Partway through grad school (my second time, but that’s another story), my back pain from sitting all the time started to slide from “annoying” into “despair”. Some years earlier I had read an entire book about chairs (The Chair by Galen Cranz) and my takeaway from that had basically been “human bodies aren’t meant to sit anywhere, in any kind of chair, for very long.” I had also read a lot about a mind-body technique called The Alexander Technique and became convinced it would help me solve my posture problem, and thus my back pain, and reconnect with my body.
I was living in Zurich, Switzerland at the time, desperately wanting to enjoy this Glamorous Ex-Pat Lifestyle, but mostly just speaking Hochdeutsch but never being able to understand the Schwiizerdütsch that came back to me, and everyone thinking I was Dutch, not American. Eventually I gave up and just spoke English all the time. I spent a lot of time being yelled at in Schwiizerdütsch (it isn’t only Americans who just yell louder in their own language when someone doesn’t understand them!).
I spent a while searching for an Alexander Technique practitioner who seemed nice and spoke English, and took about a year of lessons during the second half of my doctoral program. I have three main memories of those sessions:
- laying fully clothed on a massage table and the practitioner kind of running her hands down the outside of my arms and legs
- sitting in a chair or standing in front of the chair, with her repeatedly saying “There is enough UP!”
- admitting to myself that I was paying $150/hour for someone to be nice to me and actually provide physical contact with another human
The end result of all that was me impulsively deciding that the solution to my problems was just to find a career where I didn’t need to sit. Enter: a disastrous attempt at being a high school science teacher which is, also, a story for another day.
For years that phrase has echoed in my head as I observe myself slouching through life. There is enough up! There is enough up!
In 2021, at the age of 48, I was officially diagnosed with hypermobile Ehlers Danlos Syndrome 18 months after marching into my primary care doc’s office with the Dr. Alan Pocinki Article on HSD and hEDS.
A year later and I’ve finally found a PCP who knows more about EDS than me, and a physical therapist who specializes in EDS who immediately sends me out to get custom AFOs. I pick them up a few weeks later and pretend I’ll carefully follow the titration schedule during the adjustment period. I eventually find some shoes they will fit into (women’s size 13 wide! Yay me!), put then on, cook and do dishes (i.e. stand for an hour) and my entire pelvic floor seizes up!
Ohhhhh, these are actually doing something!
I realize that with them on I feel like I can actually kind of almost stand up straight? Like, if I straighten my torso (shoulders back!) that there is actually some “up” coming from my pelvic area! What the hell is that feeling!?
And then it dawns on me—is that the body my AT practitioner thought I had? One that had enough “up” in it if I could just break my slouching habit? HA HA HA HA HA!

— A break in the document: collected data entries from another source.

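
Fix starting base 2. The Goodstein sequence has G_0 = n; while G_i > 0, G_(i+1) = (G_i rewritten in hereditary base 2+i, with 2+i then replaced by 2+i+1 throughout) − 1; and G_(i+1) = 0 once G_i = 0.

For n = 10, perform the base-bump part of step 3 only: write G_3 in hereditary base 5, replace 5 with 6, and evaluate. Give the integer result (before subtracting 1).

G_0 = 10. HB_2(10) = 2^(2 + 1) + 2. Bump = 84. G_1 = 83.
G_1 = 83. HB_3(83) = 3^(3 + 1) + 2. Bump = 1026. G_2 = 1025.
G_2 = 1025. HB_4(1025) = 4^(4 + 1) + 1. Bump = 15626. G_3 = 15625.

279936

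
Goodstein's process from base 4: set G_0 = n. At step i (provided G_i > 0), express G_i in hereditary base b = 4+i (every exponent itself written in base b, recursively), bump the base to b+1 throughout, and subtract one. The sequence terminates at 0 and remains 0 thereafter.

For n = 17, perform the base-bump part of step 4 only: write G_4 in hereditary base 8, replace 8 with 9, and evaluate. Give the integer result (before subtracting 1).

17 —HB4→ 4^2 + 1 —bump→ 5^2 + 1 = 26 —(−1)→ 25
25 —HB5→ 5^2 —bump→ 6^2 = 36 —(−1)→ 35
35 —HB6→ 5·6 + 5 —bump→ 5·7 + 5 = 40 —(−1)→ 39
39 —HB7→ 5·7 + 4 —bump→ 5·8 + 4 = 44 —(−1)→ 43

48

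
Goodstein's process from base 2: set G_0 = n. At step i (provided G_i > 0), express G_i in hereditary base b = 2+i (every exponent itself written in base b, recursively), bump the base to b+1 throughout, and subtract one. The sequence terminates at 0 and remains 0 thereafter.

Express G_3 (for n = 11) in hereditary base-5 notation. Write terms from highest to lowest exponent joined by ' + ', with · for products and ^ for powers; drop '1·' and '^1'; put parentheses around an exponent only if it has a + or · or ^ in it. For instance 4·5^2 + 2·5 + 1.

5^(5 + 1) + 2

G_0=11  [base 2] 2^(2 + 1) + 2 + 1  →[2↦3]→  3^(3 + 1) + 3 + 1 = 85  −1 ⇒ G_1=84
G_1=84  [base 3] 3^(3 + 1) + 3  →[3↦4]→  4^(4 + 1) + 4 = 1028  −1 ⇒ G_2=1027
G_2=1027  [base 4] 4^(4 + 1) + 3  →[4↦5]→  5^(5 + 1) + 3 = 15628  −1 ⇒ G_3=15627
G_3=15627  [base 5] 5^(5 + 1) + 2  →[5↦6]→  6^(6 + 1) + 2 = 279938  −1 ⇒ G_4=279937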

In some ways that moment with my new AFOs released me from a lifetime of self judgement. My body literally does not have enough “up”!!! And my bad posture isn’t just a bad habit or some psychosomatic projection of poor self esteem (listen, sometimes bodily ailments are our psyches projecting stuff out into our bodies…but sometimes it’s actually our bodies and trying to read a secret meaning into every damn thing is tiresome at best and legitimately harmful).
My body doesn’t have enough up!!!
My ligaments and tendons do not provide the normal amount of “up”. I cannot just balance on my neutral upright spine. I must cramp up various muscles to imitate whatever posture I’m aiming for. This leads to all kinds of shit like migraines, and it also, bizarrely means I have weak and spasmy muscles.